Bioprinting: Einmal Kobe-Rind zum Ausdrucken!
Für Tierliebhaber brechen paradiesische Zeiten an, denn das US-Unternehmen Modern Meadow will eine Technik entwickeln, mit der Fleisch und Lederprodukte mittels Bio-Tinte per 3D-Drucker hergestellt werden können. Gleichzeitig soll das durch Bioprinting erzeugte Fleisch auch eine bessere Ökobilanz aufweisen.
Das Verfahren des Bioprinting, das sogenannte Tissue Engineering, ist nicht neu. So werden bereits Gewebe für medizinische Zwecke, wie etwa in der Pharmazie oder für Transplantationen, hergestellt.
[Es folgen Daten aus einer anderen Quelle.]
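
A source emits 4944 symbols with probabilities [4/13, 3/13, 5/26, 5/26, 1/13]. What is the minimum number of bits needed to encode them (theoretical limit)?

Entropy H = 2.2109 bits/symbol
Minimum bits = H × n = 2.2109 × 4944
= 10930.50 bits


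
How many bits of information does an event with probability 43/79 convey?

Information content I(x) = -log₂(p(x))
I = -log₂(43/79) = -log₂(0.5443)
I = 0.8775 bits


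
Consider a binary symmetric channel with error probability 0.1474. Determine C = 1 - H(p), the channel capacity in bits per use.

For BSC with error probability p:
C = 1 - H(p) where H(p) is binary entropy
H(0.1474) = -0.1474 × log₂(0.1474) - 0.8526 × log₂(0.8526)
H(p) = 0.6033
C = 1 - 0.6033 = 0.3967 bits/use


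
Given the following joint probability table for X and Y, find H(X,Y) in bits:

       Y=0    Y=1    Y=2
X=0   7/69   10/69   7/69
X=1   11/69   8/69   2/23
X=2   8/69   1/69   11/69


H(X,Y) = -Σ p(x,y) log₂ p(x,y)
  p(0,0)=7/69: -0.1014 × log₂(0.1014) = 0.3349
  p(0,1)=10/69: -0.1449 × log₂(0.1449) = 0.4039
  p(0,2)=7/69: -0.1014 × log₂(0.1014) = 0.3349
  p(1,0)=11/69: -0.1594 × log₂(0.1594) = 0.4223
  p(1,1)=8/69: -0.1159 × log₂(0.1159) = 0.3604
  p(1,2)=2/23: -0.0870 × log₂(0.0870) = 0.3064
  p(2,0)=8/69: -0.1159 × log₂(0.1159) = 0.3604
  p(2,1)=1/69: -0.0145 × log₂(0.0145) = 0.0885
  p(2,2)=11/69: -0.1594 × log₂(0.1594) = 0.4223
H(X,Y) = 3.0340 bits


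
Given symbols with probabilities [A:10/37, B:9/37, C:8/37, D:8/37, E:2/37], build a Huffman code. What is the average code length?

Huffman tree construction:
Combine smallest probabilities repeatedly
Resulting codes:
  A: 10 (length 2)
  B: 01 (length 2)
  C: 111 (length 3)
  D: 00 (length 2)
  E: 110 (length 3)
Average length = Σ p(s) × length(s) = 2.2703 bits


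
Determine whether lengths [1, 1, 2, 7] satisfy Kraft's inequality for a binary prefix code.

Kraft inequality: Σ 2^(-l_i) ≤ 1 for prefix-free code
Calculating: 2^(-1) + 2^(-1) + 2^(-2) + 2^(-7)
= 0.5 + 0.5 + 0.25 + 0.0078125
= 1.2578
Since 1.2578 > 1, prefix-free code does not exist


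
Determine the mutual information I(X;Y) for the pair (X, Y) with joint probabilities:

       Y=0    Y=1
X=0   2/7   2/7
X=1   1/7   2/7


H(X) = 0.9852, H(Y) = 0.9852, H(X,Y) = 1.9502
I(X;Y) = H(X) + H(Y) - H(X,Y) = 0.0202 bits


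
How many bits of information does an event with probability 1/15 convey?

Information content I(x) = -log₂(p(x))
I = -log₂(1/15) = -log₂(0.0667)
I = 3.9069 bits


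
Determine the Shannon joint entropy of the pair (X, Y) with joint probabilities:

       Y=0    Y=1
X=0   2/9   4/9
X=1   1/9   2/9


H(X,Y) = -Σ p(x,y) log₂ p(x,y)
  p(0,0)=2/9: -0.2222 × log₂(0.2222) = 0.4822
  p(0,1)=4/9: -0.4444 × log₂(0.4444) = 0.5200
  p(1,0)=1/9: -0.1111 × log₂(0.1111) = 0.3522
  p(1,1)=2/9: -0.2222 × log₂(0.2222) = 0.4822
H(X,Y) = 1.8366 bits


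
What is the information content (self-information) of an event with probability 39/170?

Information content I(x) = -log₂(p(x))
I = -log₂(39/170) = -log₂(0.2294)
I = 2.1240 bits


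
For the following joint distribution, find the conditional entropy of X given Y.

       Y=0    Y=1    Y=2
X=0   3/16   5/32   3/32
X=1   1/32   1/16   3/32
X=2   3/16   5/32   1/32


H(X|Y) = Σ_y p(y) H(X|Y=y)
  p(Y=0) = 13/32, H(X|Y=0) = 1.3143
  p(Y=1) = 3/8, H(X|Y=1) = 1.4834
  p(Y=2) = 7/32, H(X|Y=2) = 1.4488
H(X|Y) = 0.4062×1.3143 + 0.3750×1.4834 + 0.2188×1.4488 = 1.4071 bits


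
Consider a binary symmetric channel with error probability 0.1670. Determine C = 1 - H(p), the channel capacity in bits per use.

For BSC with error probability p:
C = 1 - H(p) where H(p) is binary entropy
H(0.1670) = -0.1670 × log₂(0.1670) - 0.8330 × log₂(0.8330)
H(p) = 0.6508
C = 1 - 0.6508 = 0.3492 bits/use


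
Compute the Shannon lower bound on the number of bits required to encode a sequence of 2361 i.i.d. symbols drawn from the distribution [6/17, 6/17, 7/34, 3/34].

Entropy H = 1.8391 bits/symbol
Minimum bits = H × n = 1.8391 × 2361
= 4342.04 bits


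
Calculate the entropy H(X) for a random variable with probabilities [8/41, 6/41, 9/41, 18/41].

H(X) = -Σ p(x) log₂ p(x)
  -8/41 × log₂(8/41) = 0.4600
  -6/41 × log₂(6/41) = 0.4057
  -9/41 × log₂(9/41) = 0.4802
  -18/41 × log₂(18/41) = 0.5214
H(X) = 1.8674 bits


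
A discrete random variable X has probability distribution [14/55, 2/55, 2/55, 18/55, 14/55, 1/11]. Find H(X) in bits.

H(X) = -Σ p(x) log₂ p(x)
  -14/55 × log₂(14/55) = 0.5025
  -2/55 × log₂(2/55) = 0.1739
  -2/55 × log₂(2/55) = 0.1739
  -18/55 × log₂(18/55) = 0.5274
  -14/55 × log₂(14/55) = 0.5025
  -1/11 × log₂(1/11) = 0.3145
H(X) = 2.1946 bits


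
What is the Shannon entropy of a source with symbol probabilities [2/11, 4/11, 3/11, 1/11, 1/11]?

H(X) = -Σ p(x) log₂ p(x)
  -2/11 × log₂(2/11) = 0.4472
  -4/11 × log₂(4/11) = 0.5307
  -3/11 × log₂(3/11) = 0.5112
  -1/11 × log₂(1/11) = 0.3145
  -1/11 × log₂(1/11) = 0.3145
H(X) = 2.1181 bits


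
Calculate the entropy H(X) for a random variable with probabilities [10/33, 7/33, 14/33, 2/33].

H(X) = -Σ p(x) log₂ p(x)
  -10/33 × log₂(10/33) = 0.5220
  -7/33 × log₂(7/33) = 0.4745
  -14/33 × log₂(14/33) = 0.5248
  -2/33 × log₂(2/33) = 0.2451
H(X) = 1.7664 bits


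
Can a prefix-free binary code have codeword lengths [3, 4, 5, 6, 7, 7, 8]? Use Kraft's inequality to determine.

Kraft inequality: Σ 2^(-l_i) ≤ 1 for prefix-free code
Calculating: 2^(-3) + 2^(-4) + 2^(-5) + 2^(-6) + 2^(-7) + 2^(-7) + 2^(-8)
= 0.125 + 0.0625 + 0.03125 + 0.015625 + 0.0078125 + 0.0078125 + 0.00390625
= 0.2539
Since 0.2539 ≤ 1, prefix-free code exists


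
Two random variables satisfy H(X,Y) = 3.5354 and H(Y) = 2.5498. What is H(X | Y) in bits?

Chain rule: H(X,Y) = H(X|Y) + H(Y)
H(X|Y) = H(X,Y) - H(Y) = 3.5354 - 2.5498 = 0.9856 bits


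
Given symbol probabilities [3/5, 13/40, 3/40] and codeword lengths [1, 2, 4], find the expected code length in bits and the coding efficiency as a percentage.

Average length L = Σ p_i × l_i = 1.5500 bits
Entropy H = 1.2494 bits
Efficiency η = H/L × 100% = 80.61%


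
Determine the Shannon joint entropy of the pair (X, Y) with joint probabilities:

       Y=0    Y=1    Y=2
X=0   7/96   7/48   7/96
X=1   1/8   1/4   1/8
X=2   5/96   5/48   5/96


H(X,Y) = -Σ p(x,y) log₂ p(x,y)
  p(0,0)=7/96: -0.0729 × log₂(0.0729) = 0.2755
  p(0,1)=7/48: -0.1458 × log₂(0.1458) = 0.4051
  p(0,2)=7/96: -0.0729 × log₂(0.0729) = 0.2755
  p(1,0)=1/8: -0.1250 × log₂(0.1250) = 0.3750
  p(1,1)=1/4: -0.2500 × log₂(0.2500) = 0.5000
  p(1,2)=1/8: -0.1250 × log₂(0.1250) = 0.3750
  p(2,0)=5/96: -0.0521 × log₂(0.0521) = 0.2220
  p(2,1)=5/48: -0.1042 × log₂(0.1042) = 0.3399
  p(2,2)=5/96: -0.0521 × log₂(0.0521) = 0.2220
H(X,Y) = 2.9899 bits


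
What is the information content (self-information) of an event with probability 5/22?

Information content I(x) = -log₂(p(x))
I = -log₂(5/22) = -log₂(0.2273)
I = 2.1375 bits


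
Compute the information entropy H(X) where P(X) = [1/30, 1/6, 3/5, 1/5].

H(X) = -Σ p(x) log₂ p(x)
  -1/30 × log₂(1/30) = 0.1636
  -1/6 × log₂(1/6) = 0.4308
  -3/5 × log₂(3/5) = 0.4422
  -1/5 × log₂(1/5) = 0.4644
H(X) = 1.5010 bits


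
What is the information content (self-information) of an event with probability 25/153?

Information content I(x) = -log₂(p(x))
I = -log₂(25/153) = -log₂(0.1634)
I = 2.6135 bits


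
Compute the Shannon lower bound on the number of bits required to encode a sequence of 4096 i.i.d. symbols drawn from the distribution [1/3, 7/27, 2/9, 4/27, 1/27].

Entropy H = 2.0997 bits/symbol
Minimum bits = H × n = 2.0997 × 4096
= 8600.29 bits


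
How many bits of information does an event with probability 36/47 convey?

Information content I(x) = -log₂(p(x))
I = -log₂(36/47) = -log₂(0.7660)
I = 0.3847 bits


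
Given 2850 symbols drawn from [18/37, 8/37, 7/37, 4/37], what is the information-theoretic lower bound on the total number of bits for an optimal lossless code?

Entropy H = 1.7849 bits/symbol
Minimum bits = H × n = 1.7849 × 2850
= 5086.84 bits


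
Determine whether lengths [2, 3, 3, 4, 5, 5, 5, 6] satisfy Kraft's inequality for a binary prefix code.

Kraft inequality: Σ 2^(-l_i) ≤ 1 for prefix-free code
Calculating: 2^(-2) + 2^(-3) + 2^(-3) + 2^(-4) + 2^(-5) + 2^(-5) + 2^(-5) + 2^(-6)
= 0.25 + 0.125 + 0.125 + 0.0625 + 0.03125 + 0.03125 + 0.03125 + 0.015625
= 0.6719
Since 0.6719 ≤ 1, prefix-free code exists


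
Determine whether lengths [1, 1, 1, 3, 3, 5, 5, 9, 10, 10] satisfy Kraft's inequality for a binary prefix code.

Kraft inequality: Σ 2^(-l_i) ≤ 1 for prefix-free code
Calculating: 2^(-1) + 2^(-1) + 2^(-1) + 2^(-3) + 2^(-3) + 2^(-5) + 2^(-5) + 2^(-9) + 2^(-10) + 2^(-10)
= 0.5 + 0.5 + 0.5 + 0.125 + 0.125 + 0.03125 + 0.03125 + 0.001953125 + 0.0009765625 + 0.0009765625
= 1.8164
Since 1.8164 > 1, prefix-free code does not exist


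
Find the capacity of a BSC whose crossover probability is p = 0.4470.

For BSC with error probability p:
C = 1 - H(p) where H(p) is binary entropy
H(0.4470) = -0.4470 × log₂(0.4470) - 0.5530 × log₂(0.5530)
H(p) = 0.9919
C = 1 - 0.9919 = 0.0081 bits/use


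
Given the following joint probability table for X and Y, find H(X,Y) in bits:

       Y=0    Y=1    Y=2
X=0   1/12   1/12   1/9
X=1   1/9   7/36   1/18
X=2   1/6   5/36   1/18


H(X,Y) = -Σ p(x,y) log₂ p(x,y)
  p(0,0)=1/12: -0.0833 × log₂(0.0833) = 0.2987
  p(0,1)=1/12: -0.0833 × log₂(0.0833) = 0.2987
  p(0,2)=1/9: -0.1111 × log₂(0.1111) = 0.3522
  p(1,0)=1/9: -0.1111 × log₂(0.1111) = 0.3522
  p(1,1)=7/36: -0.1944 × log₂(0.1944) = 0.4594
  p(1,2)=1/18: -0.0556 × log₂(0.0556) = 0.2317
  p(2,0)=1/6: -0.1667 × log₂(0.1667) = 0.4308
  p(2,1)=5/36: -0.1389 × log₂(0.1389) = 0.3956
  p(2,2)=1/18: -0.0556 × log₂(0.0556) = 0.2317
H(X,Y) = 3.0510 bits


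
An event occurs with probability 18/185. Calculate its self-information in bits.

Information content I(x) = -log₂(p(x))
I = -log₂(18/185) = -log₂(0.0973)
I = 3.3615 bits


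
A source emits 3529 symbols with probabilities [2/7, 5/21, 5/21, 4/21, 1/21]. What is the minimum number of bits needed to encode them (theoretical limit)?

Entropy H = 2.1671 bits/symbol
Minimum bits = H × n = 2.1671 × 3529
= 7647.78 bits


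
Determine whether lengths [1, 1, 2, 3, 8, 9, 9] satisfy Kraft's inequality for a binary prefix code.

Kraft inequality: Σ 2^(-l_i) ≤ 1 for prefix-free code
Calculating: 2^(-1) + 2^(-1) + 2^(-2) + 2^(-3) + 2^(-8) + 2^(-9) + 2^(-9)
= 0.5 + 0.5 + 0.25 + 0.125 + 0.00390625 + 0.001953125 + 0.001953125
= 1.3828
Since 1.3828 > 1, prefix-free code does not exist


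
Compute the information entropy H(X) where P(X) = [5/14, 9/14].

H(X) = -Σ p(x) log₂ p(x)
  -5/14 × log₂(5/14) = 0.5305
  -9/14 × log₂(9/14) = 0.4098
H(X) = 0.9403 bits


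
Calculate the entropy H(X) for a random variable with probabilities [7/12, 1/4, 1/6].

H(X) = -Σ p(x) log₂ p(x)
  -7/12 × log₂(7/12) = 0.4536
  -1/4 × log₂(1/4) = 0.5000
  -1/6 × log₂(1/6) = 0.4308
H(X) = 1.3844 bits


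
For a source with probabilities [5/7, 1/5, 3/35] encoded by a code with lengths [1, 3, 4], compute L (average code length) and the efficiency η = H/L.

Average length L = Σ p_i × l_i = 1.6571 bits
Entropy H = 1.1149 bits
Efficiency η = H/L × 100% = 67.28%


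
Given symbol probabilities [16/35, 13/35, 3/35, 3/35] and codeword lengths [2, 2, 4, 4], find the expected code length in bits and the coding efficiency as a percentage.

Average length L = Σ p_i × l_i = 2.3429 bits
Entropy H = 1.6546 bits
Efficiency η = H/L × 100% = 70.62%


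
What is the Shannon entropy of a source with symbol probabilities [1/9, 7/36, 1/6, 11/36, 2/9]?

H(X) = -Σ p(x) log₂ p(x)
  -1/9 × log₂(1/9) = 0.3522
  -7/36 × log₂(7/36) = 0.4594
  -1/6 × log₂(1/6) = 0.4308
  -11/36 × log₂(11/36) = 0.5227
  -2/9 × log₂(2/9) = 0.4822
H(X) = 2.2473 bits


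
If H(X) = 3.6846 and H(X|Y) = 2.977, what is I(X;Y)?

I(X;Y) = H(X) - H(X|Y)
I(X;Y) = 3.6846 - 2.977 = 0.7076 bits


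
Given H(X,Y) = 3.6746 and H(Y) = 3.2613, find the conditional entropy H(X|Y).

Chain rule: H(X,Y) = H(X|Y) + H(Y)
H(X|Y) = H(X,Y) - H(Y) = 3.6746 - 3.2613 = 0.4133 bits


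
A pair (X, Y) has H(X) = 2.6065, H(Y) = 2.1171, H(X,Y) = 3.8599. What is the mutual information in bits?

I(X;Y) = H(X) + H(Y) - H(X,Y)
I(X;Y) = 2.6065 + 2.1171 - 3.8599 = 0.8637 bits


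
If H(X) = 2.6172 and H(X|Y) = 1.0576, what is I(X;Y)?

I(X;Y) = H(X) - H(X|Y)
I(X;Y) = 2.6172 - 1.0576 = 1.5596 bits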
Beim Einsatz von Bioprinting in der Lebensmittelproduktion soll nun essbares Fleisch aus lebenden Zellen aufgebaut werden. Wie aus dem Förderantrag beim US-Landschaftunternehmen von Modern Meadow hervorgeht, soll das Fleisch mit einer Bio-Tinte gedruckt werden, die verschiedene Zelltypen wie Muskelfaser-, Fett- und Bindegewebszellen enthält. Ziel ist zunächst eine essbare Scheibe von 1×2 cm Größe und einem halben Millimeter Dicke. Das auf diese Weise gedruckte Fleisch muss dann noch in einem Bioreaktor reifen.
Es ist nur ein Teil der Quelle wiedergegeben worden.